Anschließend sollte Konzert und Tanz sein, für die Kinder unten auf dem Turnplatz wurden Eierlaufen und Sackhüpfen veranstaltet. So etwas lockt immer!
Der Berliner Referent Dobrolaw hatte seine Rede beendet. Fahl war daran nicht sonderlich interessiert. Doch nun klatschten plötzlich alle, der Granseer Karl Voß betrat das Podest und kündigte die Berliner Genossin Kiesel als nächste Rednerin an. Nun musste der Polizist Fahl aber handeln! Er stürmte auf die Tribüne und rief: „Halt! Sofort aufhören! Die Frau darf hier keine Rede halten! Befehl des Bürgermeisters! Die Versammlung ist geschlossen! Sofort auseinander gehen!!“
Gott sei Dank folgten die Anwesenden seiner Anweisung und zogen sich in den Wald zurück.
Fahl fühlte sich bestätigt, kannte er doch seine Mitbürger.
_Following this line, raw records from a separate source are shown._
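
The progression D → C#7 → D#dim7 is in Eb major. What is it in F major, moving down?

E D#7 E#dim7

Eb major down to F major is a minor seventh; each chord root moves by that interval while the quality stays the same.
D: root D down a minor seventh → E, giving E.
C#7: root C# down a minor seventh → D#, giving D#7.
D#dim7: root D# down a minor seventh → E#, giving E#dim7.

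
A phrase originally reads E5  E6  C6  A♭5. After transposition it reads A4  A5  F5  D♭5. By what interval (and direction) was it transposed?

down a perfect fifth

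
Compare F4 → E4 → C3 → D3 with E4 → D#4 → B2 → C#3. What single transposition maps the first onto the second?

down a minor second

Take the first pair: F4 → E4. F to E spans 2 letter names, so the interval is some kind of second.
E4 to F4 is 1 semitone, which makes it a minor second; the second version is lower, so the direction is down.
Checking another pair — D3 → C#3 — gives the same interval.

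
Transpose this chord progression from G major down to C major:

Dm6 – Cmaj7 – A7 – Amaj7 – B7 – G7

Gm6 Fmaj7 D7 Dmaj7 E7 C7

G major down to C major is a perfect fifth; each chord root moves by that interval while the quality stays the same.
Dm6: root D down a perfect fifth → G, giving Gm6.
Cmaj7: root C down a perfect fifth → F, giving Fmaj7.
A7: root A down a perfect fifth → D, giving D7.
Amaj7: root A down a perfect fifth → D, giving Dmaj7.
B7: root B down a perfect fifth → E, giving E7.
G7: root G down a perfect fifth → C, giving C7.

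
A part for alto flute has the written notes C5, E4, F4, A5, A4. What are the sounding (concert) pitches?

G4 B3 C4 E5 E4

Written C4 on the alto flute sounds as G3, a perfect fourth lower; apply that shift to every note.
C5 to G4
E4 to B3
F4 to C4
A5 to E5
A4 to E4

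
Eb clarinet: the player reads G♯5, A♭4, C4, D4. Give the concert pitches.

Written C4 on the Eb clarinet sounds as Eb4, a minor third higher; apply that shift to every note.
G#5 -> B5
Ab4 -> Cb5
C4 -> Eb4
D4 -> F4

B5 Cb5 Eb4 F4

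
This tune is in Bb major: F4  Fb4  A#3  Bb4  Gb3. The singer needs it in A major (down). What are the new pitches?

Bb major to A major down is a minor second, so every note moves down by that interval.
F4 to E4
Fb4 to Eb4
A#3 to G##3
Bb4 to A4
Gb3 to F3

E4 Eb4 G##3 A4 F3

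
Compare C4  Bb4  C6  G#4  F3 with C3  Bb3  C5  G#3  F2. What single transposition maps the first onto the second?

down a perfect octave

From C4 to C3 is 8 letter names — an octave of some quality.
C3 to C4 is 12 semitones, which makes it a perfect octave; the second version is lower, so the direction is down.
Checking another pair — F3 → F2 — gives the same interval.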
Das waren eben keine Rebellen wie die Berliner aus den Fabriken oder die Zehdenicker von den Ziegeleien.
Es war drei Uhr am Nachmittag, die Musiker würden nicht vor fünf Uhr kommen. Stadtpolizist Fahl
traf seinen Nachbarn, der ihn auf den Schreck hin zu einem kühlen Bier einlud.
Beruhigt über seinen scheinbaren Erfolg genoss Fahl nicht nur das eine Bier. Er hatte seine Pflicht getan und der Bürgermeister würde gewiss mit ihm zufrieden sein. So nahmen die Dinge friedlich
ihren Lauf.
Der Arme ahnte jedoch nicht, was ihn am nächsten Morgen beim „Alten“ erwartete.
Statt des erhofften Lobes für sein energisches Durchgreifen erhielt er einen „Anschiss“, wie er ihn seit seiner Rekrutenzeit nicht mehr erlebt hatte. Hatte diese Berlinerin ihre Rede doch gehalten! Oben im Wald, ausgerechnet am Kriegerdenkmal, dieser “heiligen Stätte preußisch-deutschen Ruhmes“,
wie ihm Bürgermeister Kuckert entgegen donnerte. Fahl war ganz einfach ausgetrickst worden:
Während dieser Schlingel von Nachbar an der Theke beim Biertrinken von seinen Karnickeln erzählte, fand die beabsichtigte Kundgebung andernorts statt, ohne dass er etwas bemerkt hatte.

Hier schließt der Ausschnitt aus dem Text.